Réunis mercredi par l’Organisation mondiale de la santé (OMS), les experts du Comité d’urgence ont estimé qu’au vu des deux cas de Goma et de la malade s’étant rendue en Ouganda, l’épidémie constituait une «urgence de santé publique de portée internationale». «Il est temps pour la communauté internationale de redoubler d’efforts, par solidarité avec la population de RDC», déclarait lundi le directeur général de l’OMS, Tedros Adhanom Ghebreyesus.

Soutien des ONG

La France a pour sa part nommé mardi un «envoyé spécial» en RDC. Le Pr Yves Lévy, immunologiste, ancien patron de l’Inserm et époux d’Agnès Buzyn, sera «chargé d’orienter et de suivre la réponse française (…), en particulier le renforcement de l’appui aux ONG (…), les actions de développement et de soutien scientifique et de recherche (…) ainsi que la poursuite de notre soutien au secteur de la santé en RDC», indique le ministère français des Affaires étrangères, qui précise que la mission sera exercée «à titre bénévole».

Cette épidémie «n’est pas une crise humanitaire», jugeait lundi à Genève le ministre congolais de la Santé, Oly Ilunga. C’est une crise de santé publique qui intervient dans un environnement caractérisé par des problèmes de développement et de carences du système de santé.» Ebola n’est d’ailleurs pas le seul fléau sanitaire en RDC: la rougeole avait, depuis janvier, tué autant qu’Ebola et le choléra réunis avec 1 981 morts, selon l’OMS.

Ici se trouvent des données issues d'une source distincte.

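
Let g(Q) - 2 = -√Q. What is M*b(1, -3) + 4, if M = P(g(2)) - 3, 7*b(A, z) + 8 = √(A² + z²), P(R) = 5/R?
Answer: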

Mais de fait, le périple tel que raconté par les autorités congolaises du prêtre de 46 ans décédé à Goma illustre les difficultés à contrôler la propagation du virus. En mission d’évangélisation à Butembo, épicentre de l’épidémie au nord de Goma, il aurait prêché dans sept églises et touché des malades, avant de présenter des symptômes le 9 juillet et d’être soigné à domicile. Parti vendredi en bus pour Goma, il aurait franchi trois points de contrôle sanitaire en dissimulant son identité. Diagnostiqué dimanche après être allé dans un centre de santé, l’homme est mort le lendemain lors de son transfert vers Butembo. «97 contacts au sens large ont déjà été listés» et sont progressivement vaccinés, indique le ministère congolais de la Santé.

Quelque 12 nouveaux cas sont diagnostiqués chaque jour en RDC, dans une région où des groupes rebelles armés ont perpétré depuis janvier près de 200 attaques contre des soignants, faisant 7 morts et 58 blessés. «La riposte (contre l’épidémie) se trouve à un moment critique», estime donc l’OMS, qui juge «très élevé» le risque de contagion aux provinces ou pays voisins. Goma, au carrefour de la région des Grands Lacs, possède un port important et des liaisons aériennes vers Kinshasa notamment.

Un ministre rassurant

Le ministre congolais de la Santé se voulait rassurant lundi, selon RFI: «Durant ces onze mois, cela n’a pas été communiqué, il y a eu des contacts à haut risque» détectés à Goma et même à Kinshasa. «Les risques sont les mêmes depuis les premiers jours.» Ce n’est toutefois pas un simple contact qui a cette fois été détecté dans la métropole, mais bien un cas réel… Note d’espoir esquissée lundi par le patron de l’OMS: «Nous avons de meilleurs outils de santé publique que jamais pour répondre à Ebola, notamment un vaccin efficace.» Près de 164 000 personnes ont été vaccinées.

Mais «à moins d’obtenir immédiatement des ressources financières substantiellement plus importantes, il sera impossible de mettre fin à l’épidémie», a estimé Mark Lowcock, sous-secrétaire général des Nations unies. Depuis un an, Ebola a touché 2 512 personnes et fait 1 676 morts ; 423 cas suspects sont par ailleurs en cours d’investigation. Et d’aucuns redoutent le spectre de l’épidémie d’Afrique de l’Ouest et ses près de 11.000 morts entre 2014 et 2016. À l’époque, a noté Mark Lowcock, «plus de 10.000 personnes ont perdu la vie avant qu’une intervention de plusieurs milliards de dollars» ne permette de venir à bout de la redoutable maladie.